# Day 2 report Venice, La.



## capthoop (Oct 28, 2007)

Day 2 was planned to go for tuna and get snapper on the way in. We made bait and headed out. Seeing we had such good luck on a quick catch for big snapper we decided to pick up 4 quick ones first as we passed that particular rig. Today there was no current at all The bite was a little slow but our first one was bigger than any of the ones they caught the day before.










We were getting bites but not buttoning up. Seems the pinfish were wanting some breakfast also. We put 3 of them in the box also. We managed to get an amberjack but it went back after a photo.










This was taking up valuable time but Dave senior was content just picking away at these hog snapper. These were by far the biggest he had ever caught. Dirty water moved in and the bite stopped. We only had 3 keepers in the box. There was a patch of grass near by and his son was on the Mahi hunt. We got into them a bit and soon had a bunch of small ones in the mix. I stopped at a near by rig for our last snapper. By this time the tuna search was too late in the day to start the hunt. At this other rig we managed 2 almaco jack. Dave asked where we could find our last big snapper. The closest place was our first stop.

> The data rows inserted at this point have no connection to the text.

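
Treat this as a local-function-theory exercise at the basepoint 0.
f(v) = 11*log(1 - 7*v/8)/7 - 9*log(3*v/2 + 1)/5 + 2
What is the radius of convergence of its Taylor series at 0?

The radius of convergence is 2/3.

Branch term (-9/5)*log(1 - v/(-2/3)): its argument vanishes at v = -2/3, a logarithmic branch point, modulus 2/3.
Branch term (11/7)*log(1 - v/(8/7)): its argument vanishes at v = 8/7, a logarithmic branch point, modulus 8/7.
The radius of convergence is the smallest modulus among the singular points: 2/3.


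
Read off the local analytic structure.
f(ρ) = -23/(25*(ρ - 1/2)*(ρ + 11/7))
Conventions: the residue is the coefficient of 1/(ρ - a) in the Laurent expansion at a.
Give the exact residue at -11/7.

The residue is 322/725.

At the order-1 pole -11/7 set g(ρ) = (ρ - (-11/7))*f(ρ) = -23/(25*(ρ - 1/2)).
Simple pole: residue = g(a) at a = -11/7, which is 322/725.


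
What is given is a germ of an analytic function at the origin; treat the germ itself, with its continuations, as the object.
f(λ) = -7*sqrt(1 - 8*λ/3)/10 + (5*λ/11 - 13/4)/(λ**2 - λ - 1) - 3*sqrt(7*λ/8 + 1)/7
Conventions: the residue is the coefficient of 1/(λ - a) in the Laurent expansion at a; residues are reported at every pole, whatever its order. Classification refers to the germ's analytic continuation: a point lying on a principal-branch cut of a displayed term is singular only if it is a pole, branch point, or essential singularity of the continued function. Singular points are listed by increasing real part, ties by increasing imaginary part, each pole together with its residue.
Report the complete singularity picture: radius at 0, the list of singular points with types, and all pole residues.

Denominator factor (λ**2 - λ - 1): discriminant 5, real irrational roots 1/2 + (1/2)*sqrt(5) and 1/2 - (1/2)*sqrt(5); poles of order 1, moduli 1/2 + (1/2)*sqrt(5) and -1/2 + (1/2)*sqrt(5).
Branch term (-3/7)*sqrt(1 - λ/(-8/7)): its argument vanishes at λ = -8/7, a square-root branch point, modulus 8/7.
Branch term (-7/10)*sqrt(1 - λ/(3/8)): its argument vanishes at λ = 3/8, a square-root branch point, modulus 3/8.
The radius of convergence is the smallest modulus among the singular points: 3/8.
The branch terms are analytic at 1/2 - (1/2)*sqrt(5) and contribute nothing to the residue; only the rational part matters.
The factor λ**2 - λ - 1 splits as (λ - a)(λ - a') with a = 1/2 - (1/2)*sqrt(5), a' = 1/2 + (1/2)*sqrt(5). At the order-1 pole a set g(λ) = (λ - a)*(rational part) = [5*λ/11 - 13/4] / (λ - a').
Simple pole: residue = g(a) at a = 1/2 - (1/2)*sqrt(5), which is 5/22 + (133/220)*sqrt(5).
The branch terms are analytic at 1/2 + (1/2)*sqrt(5) and contribute nothing to the residue; only the rational part matters.
The factor λ**2 - λ - 1 splits as (λ - a)(λ - a') with a = 1/2 + (1/2)*sqrt(5), a' = 1/2 - (1/2)*sqrt(5). At the order-1 pole a set g(λ) = (λ - a)*(rational part) = [5*λ/11 - 13/4] / (λ - a').
Simple pole: residue = g(a) at a = 1/2 + (1/2)*sqrt(5), which is 5/22 - (133/220)*sqrt(5).
List the singular points by increasing real part (a conjugate pair: the negative imaginary part first).

Radius of convergence at 0: 3/8.
At -8/7: an algebraic (square-root) branch point.
At 1/2 - (1/2)*sqrt(5): a pole of order 1; residue 5/22 + (133/220)*sqrt(5).
At 3/8: an algebraic (square-root) branch point.
At 1/2 + (1/2)*sqrt(5): a pole of order 1; residue 5/22 - (133/220)*sqrt(5).


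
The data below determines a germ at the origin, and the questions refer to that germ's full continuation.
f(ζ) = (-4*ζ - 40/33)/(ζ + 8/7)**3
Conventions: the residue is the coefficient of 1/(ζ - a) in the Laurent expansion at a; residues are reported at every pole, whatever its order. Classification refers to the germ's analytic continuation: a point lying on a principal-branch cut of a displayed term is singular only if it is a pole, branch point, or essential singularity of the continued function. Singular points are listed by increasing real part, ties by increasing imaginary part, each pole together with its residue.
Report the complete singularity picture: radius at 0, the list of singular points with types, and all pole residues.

Denominator factor (ζ + 8/7)^3: pole of order 3 at -8/7, modulus 8/7.
The radius of convergence is the smallest modulus among the singular points: 8/7.
At the order-3 pole -8/7 set g(ζ) = (ζ - (-8/7))^3*f(ζ) = -4*ζ - 40/33.
Order-3 pole: residue = g''(a)/2; g''(-8/7) = 0, so the residue is 0.

Radius of convergence at 0: 8/7.
At -8/7: a pole of order 3; residue 0.


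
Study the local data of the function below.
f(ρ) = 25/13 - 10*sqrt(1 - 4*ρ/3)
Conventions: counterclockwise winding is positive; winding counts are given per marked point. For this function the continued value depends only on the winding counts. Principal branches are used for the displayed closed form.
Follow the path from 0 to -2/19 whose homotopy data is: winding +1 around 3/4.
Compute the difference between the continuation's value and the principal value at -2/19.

Continued minus principal equals (20/57)*sqrt(3705).

The rational part is single-valued and drops out of the difference; each branch term changes only by its own monodromy.
(-10)*sqrt(1 - ρ/(3/4)): winding +1 is odd, the square root flips sign, contributing -2*(-10)*sqrt(1 - (-2/19)/(3/4)) = -2*(-10)*sqrt(65/57) = (20/57)*sqrt(3705).
Summing the contributions at ρ = -2/19 gives (20/57)*sqrt(3705).


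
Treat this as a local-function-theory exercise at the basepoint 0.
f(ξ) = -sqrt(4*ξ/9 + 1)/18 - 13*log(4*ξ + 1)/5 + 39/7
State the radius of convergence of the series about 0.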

We got to the rig and dropped 2 lines down right to the bottom. One gets nailed and Dave Junior begins cranking on it but the fish has another idea. As Dave lowers the rod for another gain of line the fish lowers it's head, starts pulling drag, and dives into the rig somewhere about 280 and 250 feet down. I take the rod and play the fish until it finally comes out of the rig. From there I put the heat on the fish never giving it any chance to lower it's head. I offered it back to either of them but they just wanted to watch. I gave them a lesson on how to do it. By the time I got this hog to the top I was wishing one of them was on the reel but there was no way I was going to pass it at this point. I will admit this 73 year old guy was in need of a rest once this 23.5 horse hit the deck.










We still had some time left so we moved near by and put some mangrove snapper in the box to add to our bounty. Filled the board and then some.










At the dock one of the other captains came in with a summertime wahoo that had engulfed one of the new purple Russelures. Just had to get a picture of it.










Seeing it was Fathers day I was greeted with a cake our daughter Candice made for me. This combined with my 23.5 snapper made for a great Fathers day.










Life is Good!
Fishing is not a matter of life or death. It's more important than that.

CAPT HOOP -- OUR FREEDOM


----------



## bcahn (Jan 10, 2013)

Just an awesome report, thanks for making my day!


----------



## MackMan (Jul 8, 2012)

Awesome report!


----------